Scanners are cheap and ubiquitous. You could lay
several cards on the
scanner at once, perhaps placing a specially-colored paper on the
normally white reflective lid, and presto - like chroma-key on video,
you can easily "see" the borders, index notch and holes. I wonder if
any of today's "paper port" auto-feeding cheapo scanners would handle
a punched card - I don't see why not.
I've got a Brother el-cheapo parallel port scanner that was able to
scan punch cards after I put the card (singular) in the torn paper
sleeve, in front of a piece of purple construction paper (I was going
for contrast and it was the darkest I had). The scans at 400 dpi look
great. I shrunk them 4:1 in Photoshop and saved them as GIFs. My
thought was to use the GIF library by Tom Boutell to slurp in a GIF,
run a high-frequency (edge detect) on them, guess the dpi based on
height and width, look for the notched corner (or be told the orientation
by the user) and pixel-column by pixel column, look for holes or the
absence thereof.
It could save the card data in Jone's proposed
file format. One advantage
of this system would be that it could handle aged cards that some physical
imperfection (like dents from rubber bands, folds, worn edges, etc.) that
might jam a card reader.
I hadn't thought of the benefits to damaged cards, but I agree on using
Doug Jones' format (which I just discovered, thanks to this thread).
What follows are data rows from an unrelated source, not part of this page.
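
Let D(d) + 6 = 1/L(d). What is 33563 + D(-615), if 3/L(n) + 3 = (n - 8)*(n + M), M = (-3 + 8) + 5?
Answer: 477583/3 ≈ 1.5919e+5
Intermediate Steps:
M = 10 (M = 5 + 5 = 10)
L(n) = 3/(-3 + (-8 + n)*(10 + n)) (L(n) = 3/(-3 + (n - 8)*(n + 10)) = 3/(-3 + (-8 + n)*(10 + n)))
D(d) = -101/3 + d²/3 + 2*d/3 (D(d) = -6 + 1/(3/(-83 + d² + 2*d)) = -6 + (-83/3 + d²/3 + 2*d/3) = -101/3 + d²/3 + 2*d/3)
33563 + D(-615) = 33563 + (-101/3 + (⅓)*(-615)² + (⅔)*(-615)) = 33563 + (-101/3 + (⅓)*378225 - 410) = 33563 + (-101/3 + 126075 - 410) = 33563 + 376894/3 = 477583/3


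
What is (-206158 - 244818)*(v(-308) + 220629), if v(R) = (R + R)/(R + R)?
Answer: -99498834880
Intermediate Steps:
v(R) = 1 (v(R) = (2*R)/((2*R)) = (2*R)*(1/(2*R)) = 1)
(-206158 - 244818)*(v(-308) + 220629) = (-206158 - 244818)*(1 + 220629) = -450976*220630 = -99498834880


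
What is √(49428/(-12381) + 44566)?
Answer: √758985864562/4127 ≈ 211.10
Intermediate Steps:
√(49428/(-12381) + 44566) = √(49428*(-1/12381) + 44566) = √(-16476/4127 + 44566) = √(183907406/4127) = √758985864562/4127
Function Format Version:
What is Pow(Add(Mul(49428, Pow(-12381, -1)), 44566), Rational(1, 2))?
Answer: Mul(Rational(1, 4127), Pow(758985864562, Rational(1, 2))) ≈ 211.10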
The one drawback I've seen is speed. It's a pain in the butt to
stick a card in a scanner, scan the card, save the image, etc., etc. I
can't see reading much more than a couple of cards per minute. With
a modified scanner (to back up the scan area with black, not white), or
with suitably modified cards - say by xeroxing cards on a xerox machine
with a black background and scanning the xeroxes, it could be made to go
faster. Even a digital camera would probably be faster than a scanner.
With that speed, it's more efficient to take a block of lumber, dado
out a channel, drill 12 holes and wire up a dozen phototransistors into
a parallel port. Maybe a Basic Stamp could drive it? That way, any
machine, parallel equipped or not, could read the cards over a serial
port. The BS might even be trainable to output the file in D.J. format.
One issue I haven't gotten around is how rigidly oriented the cards have to
be. The technique I've been mulling around will work, providing that the
pixels of one card column don't overlap the pixels of another card column
in the same pixel column. I'm trying to do this in a portable manner,
in C, with code that is completely insensitive to OS and windowing scheme.
Right now, I'm scanning cards with Win95 (because of the PP scanner) and
will be interpreting them on a Linux box (because it's nicer to program).
Anyone who suggests VisualBasic will be forced to stuff the chad back into
a case of lace cards. ;-)
-ethan